Alors l’aga confia à des marchands persans de Méched le soin de traiter de mon affaire. Ces marchands supposèrent qu’il y avait là pour eux l’occasion de réaliser un bénéfice considérable ; mais pour cela, il fallait qu’il y eût à négocier sur une forte somme. Ils commencèrent donc par relever mon importance, en écrivant que les Européens de Méched se donnaient beaucoup de peine dans cette ville pour trouver l’argent de ma rançon, et que le schah avait donné lui-même des ordres pour mon rachat. La lettre fut mise en circulation, et à dessein, par un des associés des marchands persans.

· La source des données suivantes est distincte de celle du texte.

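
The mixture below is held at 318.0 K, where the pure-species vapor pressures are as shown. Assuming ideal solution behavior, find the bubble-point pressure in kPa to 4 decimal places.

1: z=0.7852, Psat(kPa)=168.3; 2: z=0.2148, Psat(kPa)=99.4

Pbub = 153.5003 kPa

At the bubble point ψ → 0, so ΣzᵢKᵢ = 1 with Kᵢ = Pᵢˢᵃᵗ/P ⇒ P = ΣzᵢPᵢˢᵃᵗ.
P = 0.7852·168.3 + 0.2148·99.4 = 153.5003 kPa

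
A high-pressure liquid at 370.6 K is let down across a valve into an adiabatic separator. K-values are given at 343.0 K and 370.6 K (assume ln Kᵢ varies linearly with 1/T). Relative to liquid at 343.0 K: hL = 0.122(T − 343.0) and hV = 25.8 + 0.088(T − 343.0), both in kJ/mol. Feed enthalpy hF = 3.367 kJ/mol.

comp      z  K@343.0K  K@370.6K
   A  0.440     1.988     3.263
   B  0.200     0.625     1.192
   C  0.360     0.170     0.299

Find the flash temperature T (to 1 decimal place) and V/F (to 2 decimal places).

Adiabatic flash: solve Rachford–Rice at each trial T, then check hF = ψ·hV(T) + (1−ψ)·hL(T).
  T = 343.0 K: K = (1.988, 0.625, 0.170), RR gives ψ = 0.088, H_out = 2.272 kJ/mol
  T = 370.6 K: K = (3.263, 1.192, 0.299), RR gives ψ = 0.622, H_out = 18.842 kJ/mol
  T = 356.8 K: K = (2.571, 0.874, 0.228), RR gives ψ = 0.395, H_out = 11.695 kJ/mol
  T = 349.9 K: K = (2.267, 0.742, 0.197), RR gives ψ = 0.258, H_out = 7.448 kJ/mol
  T = 346.4 K: K = (2.122, 0.681, 0.183), RR gives ψ = 0.178, H_out = 4.976 kJ/mol
  T = 344.7 K: K = (2.054, 0.652, 0.176), RR gives ψ = 0.134, H_out = 3.667 kJ/mol
Linear interpolation between T = 343.0 (H_out = 2.272) and T = 344.7 (H_out = 3.667) on hF = 3.367 gives T ≈ 344.3 K, at which ψ = 0.12.

T = 344.3 K, V/F = 0.12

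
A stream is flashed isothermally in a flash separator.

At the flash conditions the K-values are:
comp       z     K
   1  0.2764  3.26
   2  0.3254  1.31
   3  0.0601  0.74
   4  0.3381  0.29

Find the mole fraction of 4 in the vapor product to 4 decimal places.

Newton–Raphson from ψ = 0.39:
  ψ = 0.3900: g = 0.07265, g' = -0.7547 → ψ = 0.4863
  ψ = 0.4863: g = 0.00075, g' = -0.7469 → ψ = 0.4873
Converged at ψ = 0.4873.
Compositions from xᵢ = zᵢ/(1+ψ(Kᵢ−1)), yᵢ = Kᵢxᵢ:
  1: x = 0.1315, y = 0.4288
  2: x = 0.2827, y = 0.3703
  3: x = 0.0688, y = 0.0509
  4: x = 0.5169, y = 0.1499

y_4 = 0.1499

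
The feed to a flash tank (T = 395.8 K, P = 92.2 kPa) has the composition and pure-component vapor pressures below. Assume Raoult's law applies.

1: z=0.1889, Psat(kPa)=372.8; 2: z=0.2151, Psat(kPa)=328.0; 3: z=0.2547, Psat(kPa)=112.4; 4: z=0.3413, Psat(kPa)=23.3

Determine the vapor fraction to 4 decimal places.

Raoult's law: Kᵢ = Pᵢˢᵃᵗ/P = Pᵢˢᵃᵗ/92.2.
  K_1 = 372.8/92.2 = 4.043384, K_2 = 328.0/92.2 = 3.557484, K_3 = 112.4/92.2 = 1.219089, K_4 = 23.3/92.2 = 0.252711
Rachford–Rice: g(ψ) = Σ zᵢ(Kᵢ−1)/(1+ψ(Kᵢ−1)) = 0.
g(0) = ΣzᵢKᵢ − 1 = 0.9258 and g(1) = 1 − Σzᵢ/Kᵢ = -0.6667, so a root lies in (0, 1).
Newton iteration, ψ⁰ = 0.5:
  ψ = 0.5000: g = 0.11249, g' = -1.0418 → ψ = 0.6080
  ψ = 0.6080: g = -0.00115, g' = -1.0805 → ψ = 0.6069
Converged at ψ = 0.6069.

ψ = 0.6069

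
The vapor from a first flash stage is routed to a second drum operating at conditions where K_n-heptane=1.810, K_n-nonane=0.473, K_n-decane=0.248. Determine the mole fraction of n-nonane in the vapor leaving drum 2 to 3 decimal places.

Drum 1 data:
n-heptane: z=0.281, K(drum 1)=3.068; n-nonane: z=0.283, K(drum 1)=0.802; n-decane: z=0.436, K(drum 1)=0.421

y_n-nonane (drum 2) = 0.133

Drum 1:
Let ψ₁ = V/F and solve Σ zᵢ(Kᵢ−1)/(1+ψ₁(Kᵢ−1)) = 0.
Check two-phase: ΣzᵢKᵢ = 1.273 > 1 and Σzᵢ/Kᵢ = 1.480 > 1, so g(0) = 0.273 > 0 and g(1) = -0.480 < 0.
Newton–Raphson from ψ₁ = 0.69:
  ψ₁ = 0.690: g = -0.2459, g' = -0.624 → ψ₁ = 0.296
  ψ₁ = 0.296: g = -0.0038, g' = -0.688 → ψ₁ = 0.291
Converged at ψ₁ = 0.291.
Drum-1 compositions:
  n-heptane: x = 0.176, y = 0.538
  n-nonane: x = 0.300, y = 0.241
  n-decane: x = 0.524, y = 0.221
Drum-2 feed = drum-1 vapor: z₂ = (0.5385, 0.2408, 0.2207).
Drum 2:
Material balance + equilibrium reduce to Σ zᵢ(Kᵢ−1)/(1+ψ₂(Kᵢ−1)) = 0.
Check two-phase: ΣzᵢKᵢ = 1.143 > 1 and Σzᵢ/Kᵢ = 1.697 > 1, so g(0) = 0.143 > 0 and g(1) = -0.697 < 0.
Iterate (Newton) starting at ψ₂ = 0.43:
  ψ₂ = 0.430: g = -0.0859, g' = -0.579 → ψ₂ = 0.282
  ψ₂ = 0.282: g = -0.0044, g' = -0.527 → ψ₂ = 0.273
Converged at ψ₂ = 0.273.
  n-heptane: x = 0.441, y = 0.798
  n-nonane: x = 0.281, y = 0.133
  n-decane: x = 0.278, y = 0.069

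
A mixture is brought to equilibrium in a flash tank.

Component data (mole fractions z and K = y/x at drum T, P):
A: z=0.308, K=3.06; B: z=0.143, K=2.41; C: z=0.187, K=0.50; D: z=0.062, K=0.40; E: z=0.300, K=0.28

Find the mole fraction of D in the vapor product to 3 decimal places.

y_D = 0.033

Rachford–Rice: g(ψ) = Σ zᵢ(Kᵢ−1)/(1+ψ(Kᵢ−1)) = 0.
g(0) = ΣzᵢKᵢ − 1 = 0.489 and g(1) = 1 − Σzᵢ/Kᵢ = -0.760, so a root lies in (0, 1).
Iterate (Newton) starting at ψ = 0.63:
  ψ = 0.630: g = -0.2087, g' = -1.006 → ψ = 0.422
  ψ = 0.422: g = -0.0132, g' = -0.922 → ψ = 0.408
Converged at ψ = 0.408.
Compositions from xᵢ = zᵢ/(1+ψ(Kᵢ−1)), yᵢ = Kᵢxᵢ:
  A: x = 0.167, y = 0.512
  B: x = 0.091, y = 0.219
  C: x = 0.235, y = 0.117
  D: x = 0.082, y = 0.033
  E: x = 0.425, y = 0.119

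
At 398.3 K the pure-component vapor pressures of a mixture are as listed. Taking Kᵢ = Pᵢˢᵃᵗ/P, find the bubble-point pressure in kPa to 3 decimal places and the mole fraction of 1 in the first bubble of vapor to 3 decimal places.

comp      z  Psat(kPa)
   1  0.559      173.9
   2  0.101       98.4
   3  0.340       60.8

At the bubble point ψ → 0, so ΣzᵢKᵢ = 1 with Kᵢ = Pᵢˢᵃᵗ/P ⇒ P = ΣzᵢPᵢˢᵃᵗ.
P = 0.559·173.9 + 0.101·98.4 + 0.340·60.8 = 127.821 kPa
yᵢ = zᵢPᵢˢᵃᵗ/P ⇒ y_1 = 0.559·173.9/127.821 = 0.761

Pbub = 127.821 kPa, y_1 = 0.761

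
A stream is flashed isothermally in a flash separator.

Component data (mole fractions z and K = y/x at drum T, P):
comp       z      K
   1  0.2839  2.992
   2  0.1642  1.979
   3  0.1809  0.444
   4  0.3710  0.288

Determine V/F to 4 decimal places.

Material balance + equilibrium reduce to Σ zᵢ(Kᵢ−1)/(1+V/F(Kᵢ−1)) = 0.
g(0) = ΣzᵢKᵢ − 1 = 0.3615 and g(1) = 1 − Σzᵢ/Kᵢ = -0.8735, so a root lies in (0, 1).
Newton iteration, V/F⁰ = 0.54:
  V/F = 0.5400: g = -0.19527, g' = -0.9394 → V/F = 0.3321
  V/F = 0.3321: g = -0.00767, g' = -0.9044 → V/F = 0.3237
Converged at V/F = 0.3237.

V/F = 0.3237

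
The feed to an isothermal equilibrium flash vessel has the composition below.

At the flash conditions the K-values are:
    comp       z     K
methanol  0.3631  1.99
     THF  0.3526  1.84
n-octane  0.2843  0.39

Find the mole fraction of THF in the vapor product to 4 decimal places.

Iterate (Newton) starting at ψ = 0.69:
  ψ = 0.6900: g = 0.10161, g' = -0.5408 → ψ = 0.8779
  ψ = 0.8779: g = -0.01057, g' = -0.6746 → ψ = 0.8622
  ψ = 0.8622: g = -0.00013, g' = -0.6580 → ψ = 0.8620
Converged at ψ = 0.8620.
Compositions from xᵢ = zᵢ/(1+ψ(Kᵢ−1)), yᵢ = Kᵢxᵢ:
  methanol: x = 0.1959, y = 0.3899
  THF: x = 0.2045, y = 0.3763
  n-octane: x = 0.5996, y = 0.2338

y_THF = 0.3763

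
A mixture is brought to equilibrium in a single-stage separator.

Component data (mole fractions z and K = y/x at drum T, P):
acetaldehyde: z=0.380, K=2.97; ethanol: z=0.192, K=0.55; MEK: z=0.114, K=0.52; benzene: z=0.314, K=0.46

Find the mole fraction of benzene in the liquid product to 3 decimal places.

Let ψ = V/F and solve Σ zᵢ(Kᵢ−1)/(1+ψ(Kᵢ−1)) = 0.
g(0) = ΣzᵢKᵢ − 1 = 0.438 and g(1) = 1 − Σzᵢ/Kᵢ = -0.379, so a root lies in (0, 1).
Newton–Raphson from ψ = 0.59:
  ψ = 0.590: g = -0.0966, g' = -0.636 → ψ = 0.438
  ψ = 0.438: g = 0.0028, g' = -0.684 → ψ = 0.442
Converged at ψ = 0.442.
Compositions from xᵢ = zᵢ/(1+ψ(Kᵢ−1)), yᵢ = Kᵢxᵢ:
  acetaldehyde: x = 0.203, y = 0.603
  ethanol: x = 0.240, y = 0.132
  MEK: x = 0.145, y = 0.075
  benzene: x = 0.413, y = 0.190

x_benzene = 0.413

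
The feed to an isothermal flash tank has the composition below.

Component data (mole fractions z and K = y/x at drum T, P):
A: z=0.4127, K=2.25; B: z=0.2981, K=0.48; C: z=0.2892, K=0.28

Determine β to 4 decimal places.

Material balance + equilibrium reduce to Σ zᵢ(Kᵢ−1)/(1+β(Kᵢ−1)) = 0.
g(0) = ΣzᵢKᵢ − 1 = 0.1526 and g(1) = 1 − Σzᵢ/Kᵢ = -0.8373, so a root lies in (0, 1).
Newton iteration, β⁰ = 0.32:
  β = 0.3200: g = -0.08803, g' = -0.6981 → β = 0.1939
  β = 0.1939: g = 0.00083, g' = -0.7200 → β = 0.1951
Converged at β = 0.1951.

β = 0.1951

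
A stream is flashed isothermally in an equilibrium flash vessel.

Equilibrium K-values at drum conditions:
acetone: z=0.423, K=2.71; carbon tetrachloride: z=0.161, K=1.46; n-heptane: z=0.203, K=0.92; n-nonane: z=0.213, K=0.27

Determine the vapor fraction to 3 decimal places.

ψ = 0.763

Rachford–Rice: g(ψ) = Σ zᵢ(Kᵢ−1)/(1+ψ(Kᵢ−1)) = 0.
Feasibility: ΣzᵢKᵢ = 1.626, Σzᵢ/Kᵢ = 1.276 — both > 1, two phases present.
Iterate (Newton) starting at ψ = 0.5:
  ψ = 0.500: g = 0.1884, g' = -0.665 → ψ = 0.783
  ψ = 0.783: g = -0.0168, g' = -0.865 → ψ = 0.764
  ψ = 0.764: g = -0.0003, g' = -0.833 → ψ = 0.763
Converged at ψ = 0.763.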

Elle fut lue et relue avec avidité en ma présence, et mes Turcomans élevèrent leurs prétentions d’une manière exagérée. Par suite, il se passa un mois en pourparlers, et le gouvernement persan, voyant une somme considérable à débourser et des ruses à déjouer, ne voulut plus s’occuper de moi. Alors n’espérant plus d’issue prochaine, je résolus de tenter une évasion.

J’étais gardé à vue nuit et jour. Les chevaux, dans mon voisinage, étaient entravés et cadenassés. Ce qu’il y avait de pire, aucun Turcoman ne se serait chargé


Gorge et forteresse d’Arderbend. — Dessin de A. de Bar d’après un croquis de M. de Blocqueville.


loyalement de faciliter ma fuite. Rien de plus facile que de trouver un Turcoman qui, moyennant une somme qu’on lui paye d’avance, feint de se faire votre complice ; mais, une fois en fuite, lorsqu’on est arrivé à une certaine distance, le Turcoman, sous un prétexte quelconque, s’arrête, laisse marcher devant lui le fugitif, lui brûle la cervelle ou le poignarde, le dépouille complétement, et s’en retourne tranquillement chez lui.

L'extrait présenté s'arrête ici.